For a while now, I have become passionate about decolonization theology. I have concluded that it’s now for me the locus or the position from which commences every theology. I know all the insinuations and accusations levelled against every decolonization movement today. Yet, I unapologetically and intentionally practice a decolonizing theology. My reasons might be evident at the end of this reflection.
First, anyone at home with the thoughts of Lamen Sanneh, for example, understands that most of what we know as Western theology is a translation of the Jewish or Aramaic God-experience into the European worldview. Yes, I know the limit of saying it simply in these terms, but those with a historical understanding of Christianity and Christian theology would find this understandable. And if one is not, there is no cause for alarm, as it will eventually become more evident.

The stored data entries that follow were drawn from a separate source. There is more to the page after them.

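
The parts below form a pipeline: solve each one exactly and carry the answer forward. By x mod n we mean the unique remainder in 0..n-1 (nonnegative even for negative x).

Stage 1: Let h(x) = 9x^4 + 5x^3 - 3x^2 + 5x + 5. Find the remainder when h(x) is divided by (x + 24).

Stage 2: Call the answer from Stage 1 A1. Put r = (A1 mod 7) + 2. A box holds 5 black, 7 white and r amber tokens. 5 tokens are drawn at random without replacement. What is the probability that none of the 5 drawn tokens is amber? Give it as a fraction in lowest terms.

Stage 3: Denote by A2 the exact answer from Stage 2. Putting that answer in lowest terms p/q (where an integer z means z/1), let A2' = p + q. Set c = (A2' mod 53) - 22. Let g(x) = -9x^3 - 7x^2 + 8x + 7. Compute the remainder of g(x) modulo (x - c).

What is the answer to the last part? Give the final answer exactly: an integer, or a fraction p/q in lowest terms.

Stage 1: remainder = value at the root: 9*(-24)^4 + 5*(-24)^3 - 3*(-24)^2 + 5*(-24)^1 + 5 = (2985984) + (-69120) + (-1728) + (-120) + (5) = 2915021; answer 2915021
Stage 2: A1 = 2915021; r = 6; total draws C(18,5) = 8568; favorable C(12,5) = 792; P = 11/119; answer 11/119
Stage 3: A2 = 11/119; threaded value p + q = 130; c = 2; remainder = value at the root: -9*(2)^3 - 7*(2)^2 + 8*(2)^1 + 7 = (-72) + (-28) + (16) + (7) = -77; answer -77

-77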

Moreover, seen from the biblical or maybe exegetical point of view, it is not news that certain parts of the Bible are basically either the presentation of past narratives or their interpretations. Examples are the reenactments of birth annunciation and marriage proposal narratives and the reinterpretation of Exodus and Sinai experiences. While the former follows a literary pattern and respects certain choices of sites like wells in marriage proposal narratives, the latter adapts the exodus narratives to the community’s current situation. This last observation could be found in the deutero-Isaiah, Nehemiah, and Ezra. Luke, for example, also abundantly uses the texts of the prophet Isaiah in this manner.
Returning to Christian theology, we quickly understand why we find many Greek thoughts and categories in our Christian theology. “Pagan” philosophers like Plato and Aristotle were “canonized,” Later, their view helped translate Jewish experiences of God into western Christianity.
However, the problem is that when Christian missionaries went out around the 16th, 17th and early 18th centuries to Christianize – different from evangelize – non-western society, they refused to correctly translate Jewish experiences of God. Instead, they rather advertently or inadvertently imposed their own translation on them.
They refused or failed to recognize the wisdom in other cultures. And forgetting that Aristotle and Plato were also “pagans,” they villainized all local knowledge sources, calling them paganism.
For centuries, this thought pattern dominated all our fields of study, sciences, philosophy, theology, anthropology, etc. They reigned with all impunity, allowing Platonic dualism to dictate laws to society. In this thinking pattern, one is either holy or unholy, sacred or profane, righteous or unrighteous, male or female, etc. Finding oneself outside these categories eventually became taboo. And making this system of thought the only approach to Christian theology imprisoned it forever.
The Aristotelian obsession with essence and necessity and its tyrannical fixation on logic and definition forced Christian theology to quarantine God and his will in European worldviews. No one would have complained if this way of thinking remained in medieval Europe or had not been imposed on other cultures and historical periods. However, forcing it on other societies and times is the most significant error of theology.
Unfortunately, despite these philosophies facing many critics in the West today, they are still being commercialized in different ancient colonies. Priests, pastors, teachers, and educators keep intoxicating our minds with borrowed worldviews. Schools and Churches engage in force-feeding us with ideologies that are not only borrowed, but are calling for updates in their original territories.
Today, I cannot stop asking myself these questions: has it occurred to everyone that the world is not in black and white? Has it escaped everybody’s imagination that dualism is a strange thought in our indigenous cultural societies – North America and Africa – for example? Do we understand that when someone or an object is not sacred in these societies, they are not necessarily profane? Is it because people are not angry that they are happy? That something is not black doesn’t mean it’s white. In our societies, there are many spectra of realities. Men could be men yet act freely like women, and vice versa. A family could be in serious conflict, yet according to outsiders, they are best friends.
Today, theologizing starts when we decide to unmask these sugar-coated thoughts that deny others the ability to articulate their experiences of God in their own words. It begins when we remove every pretense that only Euro-American points of view are valid. This is why I am convinced that the locus of decolonization theology is the deconstruction of the universalized, tyrannical hegemony of the Eurocentric interpretation of God’s experience.